I have a dataset with dates encoded as strings formatted as %B %d, %Y, eg September 10, 2021.
Using:df['sale_date'] = pd.to_datetime(df.sale_date, format = '%B %d, %Y')
produces this error ValueError: time data 'September 10, 2021' does not match format '%B %d, %Y' (match)
Manually checking with strptimedatetime.strptime('September 10, 2021', '%B %d, %Y')
produces the correct datetime object.
Is there something I missed in the pd.to_datetime?
Thanks.
CodePudding user response:
Upon further investigation, I found out that the error only happens on the first element of the series. It seems that the string has '\ufeff' added to it. So I just did a series.str.replace()
and now it is working. Sorry for the bother. Question is how did that BOM end up there?
CodePudding user response:
Very likely you have to eliminate some whitespaces first!
If I add whitespaces at the beginning, end or both..
datestring = ' September 10, 2021 '
datetime.datetime.strptime(datestring, '%B %d, %Y')
it will result in the same error message as you have..
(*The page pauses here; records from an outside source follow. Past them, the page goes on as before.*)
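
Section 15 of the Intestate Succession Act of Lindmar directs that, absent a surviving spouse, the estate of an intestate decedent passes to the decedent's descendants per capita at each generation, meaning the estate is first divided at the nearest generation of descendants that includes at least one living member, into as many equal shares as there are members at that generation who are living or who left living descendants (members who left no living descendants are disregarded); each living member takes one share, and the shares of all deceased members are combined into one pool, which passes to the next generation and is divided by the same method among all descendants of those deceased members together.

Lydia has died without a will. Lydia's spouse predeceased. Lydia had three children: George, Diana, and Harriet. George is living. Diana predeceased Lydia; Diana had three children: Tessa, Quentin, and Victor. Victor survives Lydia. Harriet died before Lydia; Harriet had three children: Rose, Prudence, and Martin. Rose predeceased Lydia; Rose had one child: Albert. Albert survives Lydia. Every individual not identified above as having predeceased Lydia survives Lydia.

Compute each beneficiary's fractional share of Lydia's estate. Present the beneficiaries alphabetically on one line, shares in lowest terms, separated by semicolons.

There is no surviving spouse, so the entire estate passes to Lydia's descendants per capita at each generation.
At generation 1 (George, Diana, Harriet) there are 3 shares of (1)/3 = 1/3 each.
Living: George — each takes 1/3.
Deceased: Diana and Harriet. Their combined 2/3 is pooled and carried to generation 2.
At generation 2 (Tessa, Quentin, Victor, Rose, Prudence, Martin) there are 6 shares of (2/3)/6 = 1/9 each.
Living: Tessa, Quentin, Victor, Prudence, and Martin — each takes 1/9.
Deceased: Rose. That 1/9 share is carried to generation 3.
At generation 3 (Albert) there are 1 shares of (1/9)/1 = 1/9 each.
Living: Albert — each takes 1/9.

Albert 1/9; George 1/3; Martin 1/9; Prudence 1/9; Quentin 1/9; Tessa 1/9; Victor 1/9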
ValueError: time data ' September 10, 2021 ' does not match format '%B %d, %Y'
As a solution for a single value use:
datestring = ' September 10, 2021 '
datestring.strip()
for a column in a dataframe use:
dummy = pd.DataFrame(columns={'Date'}, data = [' September 10, 2021 ', ' September 11, 2021 ', ' September 12, 2021 '])
dummy.Date = dummy.Date.apply(lambda x: x.strip())